Since Alonzo was there, I couldn’t offer Tully any polite consolation, or express my guilt about getting the scholarship, or even praise her Filipino boyfriend’s cuteness. I wasn’t sure how much she had revealed about herself, or even what kind of person she wanted to be with him, and I didn’t want to blow it for her by mentioning her studious ways if he thought she really was the bad girl she was pretending to be.
But in the space of a few moments we had assessed each other and understood just how different our lives were going to be. Tully had resigned herself to doing VCE at Christ Our Saviour, with the Spanish girls whose parents would cheer at their TAFE hairdressing graduations, and the Vietnamese girls whose mums and dads wanted them to marry the young accountants in Sunray.

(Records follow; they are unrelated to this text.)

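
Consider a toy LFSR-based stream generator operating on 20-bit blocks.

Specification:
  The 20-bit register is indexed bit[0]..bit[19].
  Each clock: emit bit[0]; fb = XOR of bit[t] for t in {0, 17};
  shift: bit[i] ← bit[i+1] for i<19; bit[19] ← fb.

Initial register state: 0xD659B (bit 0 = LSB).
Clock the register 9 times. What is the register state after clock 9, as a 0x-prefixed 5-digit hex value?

0x1AEB2

reg_0 = 0xD659B
clock 1: out=1, reg = 0xEB2CD
clock 2: out=1, reg = 0x75966
clock 3: out=0, reg = 0xBACB3
clock 4: out=1, reg = 0x5D659
clock 5: out=1, reg = 0xAEB2C
clock 6: out=0, reg = 0xD7596
clock 7: out=0, reg = 0x6BACB
clock 8: out=1, reg = 0x35D65
clock 9: out=1, reg = 0x1AEB2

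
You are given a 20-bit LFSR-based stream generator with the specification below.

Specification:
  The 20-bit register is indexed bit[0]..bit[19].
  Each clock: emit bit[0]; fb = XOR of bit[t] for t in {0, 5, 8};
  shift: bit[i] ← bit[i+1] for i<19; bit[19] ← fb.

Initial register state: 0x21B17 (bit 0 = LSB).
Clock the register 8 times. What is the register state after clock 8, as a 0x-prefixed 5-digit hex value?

0xD421B

reg_0 = 0x21B17
clock 1: out=1, reg = 0x10D8B
clock 2: out=1, reg = 0x086C5
clock 3: out=1, reg = 0x84362
clock 4: out=0, reg = 0x421B1
clock 5: out=1, reg = 0xA10D8
clock 6: out=0, reg = 0x5086C
clock 7: out=0, reg = 0xA8436
clock 8: out=0, reg = 0xD421B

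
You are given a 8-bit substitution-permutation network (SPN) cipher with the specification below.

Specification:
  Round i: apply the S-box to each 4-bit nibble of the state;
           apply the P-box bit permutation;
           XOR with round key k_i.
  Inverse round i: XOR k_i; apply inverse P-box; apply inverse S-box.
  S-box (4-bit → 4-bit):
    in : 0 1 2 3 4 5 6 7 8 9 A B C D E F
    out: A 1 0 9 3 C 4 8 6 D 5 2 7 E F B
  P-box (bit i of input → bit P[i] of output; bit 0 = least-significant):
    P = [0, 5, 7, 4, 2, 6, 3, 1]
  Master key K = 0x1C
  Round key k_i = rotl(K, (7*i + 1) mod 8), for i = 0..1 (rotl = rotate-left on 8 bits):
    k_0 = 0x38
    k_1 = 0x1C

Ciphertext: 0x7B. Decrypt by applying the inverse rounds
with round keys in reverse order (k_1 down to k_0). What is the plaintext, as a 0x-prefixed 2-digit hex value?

0xC6

s_0 = ciphertext = 0x7B
s_1 = InvRound(s_0, k_1) = 0xF4
s_2 = InvRound(s_1, k_0) = 0xC6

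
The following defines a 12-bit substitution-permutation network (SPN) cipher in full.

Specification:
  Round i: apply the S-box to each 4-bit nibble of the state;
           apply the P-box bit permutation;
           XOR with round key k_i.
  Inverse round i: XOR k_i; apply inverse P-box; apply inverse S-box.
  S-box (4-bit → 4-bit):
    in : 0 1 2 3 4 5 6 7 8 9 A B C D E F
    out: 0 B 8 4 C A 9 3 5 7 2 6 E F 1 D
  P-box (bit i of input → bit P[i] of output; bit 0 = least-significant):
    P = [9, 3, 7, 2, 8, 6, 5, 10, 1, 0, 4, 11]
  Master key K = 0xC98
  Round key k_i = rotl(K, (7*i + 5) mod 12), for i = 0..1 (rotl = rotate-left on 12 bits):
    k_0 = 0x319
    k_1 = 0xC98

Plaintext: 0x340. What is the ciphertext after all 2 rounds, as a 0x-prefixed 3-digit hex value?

0xA13

s_0 = plaintext = 0x340
s_1 = Round(s_0, k_0) = 0x729
s_2 = Round(s_1, k_1) = 0xA13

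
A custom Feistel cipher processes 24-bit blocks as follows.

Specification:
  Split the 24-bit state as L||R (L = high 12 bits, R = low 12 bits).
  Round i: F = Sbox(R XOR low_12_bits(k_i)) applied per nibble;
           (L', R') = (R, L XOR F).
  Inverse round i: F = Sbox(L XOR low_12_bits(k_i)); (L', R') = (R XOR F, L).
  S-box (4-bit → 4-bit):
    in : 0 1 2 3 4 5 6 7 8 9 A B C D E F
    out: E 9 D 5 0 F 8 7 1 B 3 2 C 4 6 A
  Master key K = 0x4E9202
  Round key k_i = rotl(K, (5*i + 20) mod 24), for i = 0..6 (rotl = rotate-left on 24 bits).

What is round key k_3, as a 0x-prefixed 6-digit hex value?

0x901274

K = 0x4E9202
k_0 = rotl(K, (5*0+20) mod 24) = rotl(K, 20) = 0x24E920
k_1 = rotl(K, (5*1+20) mod 24) = rotl(K, 1) = 0x9D2404
k_2 = rotl(K, (5*2+20) mod 24) = rotl(K, 6) = 0xA48093
k_3 = rotl(K, (5*3+20) mod 24) = rotl(K, 11) = 0x901274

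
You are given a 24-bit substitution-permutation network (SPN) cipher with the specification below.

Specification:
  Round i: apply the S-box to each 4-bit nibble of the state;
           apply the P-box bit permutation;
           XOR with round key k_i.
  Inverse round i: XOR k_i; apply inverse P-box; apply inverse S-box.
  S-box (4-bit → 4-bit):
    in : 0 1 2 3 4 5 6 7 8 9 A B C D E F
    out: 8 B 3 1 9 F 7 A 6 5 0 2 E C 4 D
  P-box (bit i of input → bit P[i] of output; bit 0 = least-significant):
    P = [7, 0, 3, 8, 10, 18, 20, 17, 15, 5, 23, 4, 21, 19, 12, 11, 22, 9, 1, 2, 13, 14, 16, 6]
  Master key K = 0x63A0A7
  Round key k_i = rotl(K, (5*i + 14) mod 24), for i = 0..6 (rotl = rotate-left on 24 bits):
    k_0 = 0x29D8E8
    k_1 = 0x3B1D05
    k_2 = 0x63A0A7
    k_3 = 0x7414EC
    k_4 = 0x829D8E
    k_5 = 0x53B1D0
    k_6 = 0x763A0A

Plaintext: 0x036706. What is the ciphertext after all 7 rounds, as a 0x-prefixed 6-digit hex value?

s_0 = plaintext = 0x036706
s_1 = Round(s_0, k_0) = 0x43C811
s_2 = Round(s_1, k_1) = 0xF520E4
s_3 = Round(s_2, k_2) = 0x1A8371
s_4 = Round(s_3, k_3) = 0x7AE52D
s_5 = Round(s_4, k_4) = 0x0648F6
s_6 = Round(s_5, k_5) = 0xA1BF3B
s_7 = Round(s_6, k_6) = 0xBEBC1F

0xBEBC1F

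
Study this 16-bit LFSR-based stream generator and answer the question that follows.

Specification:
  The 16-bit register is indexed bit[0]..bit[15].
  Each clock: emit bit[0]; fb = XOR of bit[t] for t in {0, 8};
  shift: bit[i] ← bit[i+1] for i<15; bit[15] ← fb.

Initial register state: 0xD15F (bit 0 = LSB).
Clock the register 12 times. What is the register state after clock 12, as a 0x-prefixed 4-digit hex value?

0xF8ED

reg_0 = 0xD15F
clock 1: out=1, reg = 0x68AF
clock 2: out=1, reg = 0xB457
clock 3: out=1, reg = 0xDA2B
clock 4: out=1, reg = 0xED15
clock 5: out=1, reg = 0x768A
clock 6: out=0, reg = 0x3B45
clock 7: out=1, reg = 0x1DA2
clock 8: out=0, reg = 0x8ED1
clock 9: out=1, reg = 0xC768
clock 10: out=0, reg = 0xE3B4
clock 11: out=0, reg = 0xF1DA
clock 12: out=0, reg = 0xF8ED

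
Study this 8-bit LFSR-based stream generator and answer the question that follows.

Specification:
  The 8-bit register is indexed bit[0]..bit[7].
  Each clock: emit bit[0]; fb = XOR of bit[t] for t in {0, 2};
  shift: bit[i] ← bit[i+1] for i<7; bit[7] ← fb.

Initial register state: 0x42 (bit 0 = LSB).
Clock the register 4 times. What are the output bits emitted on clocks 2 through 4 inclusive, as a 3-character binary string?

reg_0 = 0x42
clock 1: out=0, reg = 0x21
clock 2: out=1, reg = 0x90
clock 3: out=0, reg = 0x48
clock 4: out=0, reg = 0x24

100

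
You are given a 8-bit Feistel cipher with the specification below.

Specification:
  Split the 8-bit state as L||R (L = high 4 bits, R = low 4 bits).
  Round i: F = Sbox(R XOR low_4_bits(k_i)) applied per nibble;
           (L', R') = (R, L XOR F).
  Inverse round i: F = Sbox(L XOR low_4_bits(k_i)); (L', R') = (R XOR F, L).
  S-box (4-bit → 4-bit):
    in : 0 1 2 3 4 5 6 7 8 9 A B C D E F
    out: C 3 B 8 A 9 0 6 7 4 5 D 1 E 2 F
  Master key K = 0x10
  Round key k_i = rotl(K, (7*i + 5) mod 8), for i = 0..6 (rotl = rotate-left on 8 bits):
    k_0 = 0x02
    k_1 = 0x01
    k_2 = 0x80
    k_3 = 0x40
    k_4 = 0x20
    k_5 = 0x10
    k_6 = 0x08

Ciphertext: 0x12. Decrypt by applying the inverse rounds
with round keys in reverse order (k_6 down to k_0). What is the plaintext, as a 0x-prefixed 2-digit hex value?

s_0 = ciphertext = 0x12
s_1 = InvRound(s_0, k_6) = 0x61
s_2 = InvRound(s_1, k_5) = 0x16
s_3 = InvRound(s_2, k_4) = 0x51
s_4 = InvRound(s_3, k_3) = 0x85
s_5 = InvRound(s_4, k_2) = 0x28
s_6 = InvRound(s_5, k_1) = 0x02
s_7 = InvRound(s_6, k_0) = 0x90

0x90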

The moment she didn’t get the Laurinda scholarship was the moment Tully felt her chance had passed. Smart people won things, and went places, and got out of Sunray. And she was still here.
Everyone thought that I was headed for bigger things, but I wasn’t trying to make Tully feel better when I told her that I was mediocre. At Laurinda I was average, at best. I had no outstanding talents.
She shifted about on Alonzo’s knee so that she would be more comfortable, although she was so thin that she was probably sitting on bone. Tully had always been skinny, but now she looked like she’d just stepped off the boat. And I could not stop staring at her creepy electric-blue eyes.
“How are Yvonne and Ivy?” I asked.
“Good. Ming’s out on parole and trying to stay clean. I think the family sent him back to Vietnam so he could be away from the wrong crowd.”
“I heard that.”
She looked a little surprised. “So you still keep in touch?”
“Yes,” I lied.
The truth was, I didn’t know much about how my old friends were doing, beyond the occasional talk with you, Linh. And I wasn’t sure whether those talks would be happening anymore. This conversation was making me feel very uncomfortable, and there were still twenty minutes to go before we reached Stanley.
“Hey, nice trousers,” I said to her, and meant it.
That was one of my greatest achievements at Christ Our Saviour. I had a real connection to that uniform, even though the blazer pocket was just velcroed on. In my Laurinda blazer, with its embroidered and immutable crest, I felt like an imposter.
A
t lunchtime the next Monday I was in my usual corner of the library, having a look at a Caravaggio book. Chelsea came bounding up to me like a deranged filly. “Hey, Lucy, Lucy, hey! What are you doing?” I held the book close to my chest. “Just looking at something.” It was a painting called
The Incredulity of Saint Thomas
, which showed some guy poking his finger into the ribcage of Jesus.
“Why don’t you come and join us for lunch?”
“Oh, okay.” What else could I do? Admittedly, I was curious about the Cabinet. I wanted to know whether Katie was right about them. I’d seen Amber at home and she hadn’t seemed that impressive. In fact, all three Cabinet members, from my limited interactions with them, seemed petty and kind of boring – but maybe that was because they were with their parents. They were the sort of girls who acted one way towards adults and another towards people their own age.
I walked with Chelsea to the Cabinet’s bench. When Amber and Brodie saw us coming, they patted the seat next to them. They wanted me to take Chelsea’s usual spot.
This was even more awkward than being in Mrs Grey’s office, or that afternoon with their mothers. It was some little game, I guessed, and I wanted nothing to do with it. “It’s okay, I’ll sit on the grass.” I didn’t want to stay for long.
“Well, then, we’ll all sit on the grass,” decided Brodie.
I knew that it was not my mum’s rice-paper rolls that had got me into their secret society, but something else. I was interested to find out what they talked about among themselves, and how it was that they had the whole school in their thrall. What I was most curious about, though, was why they had suddenly decided to take an interest in me.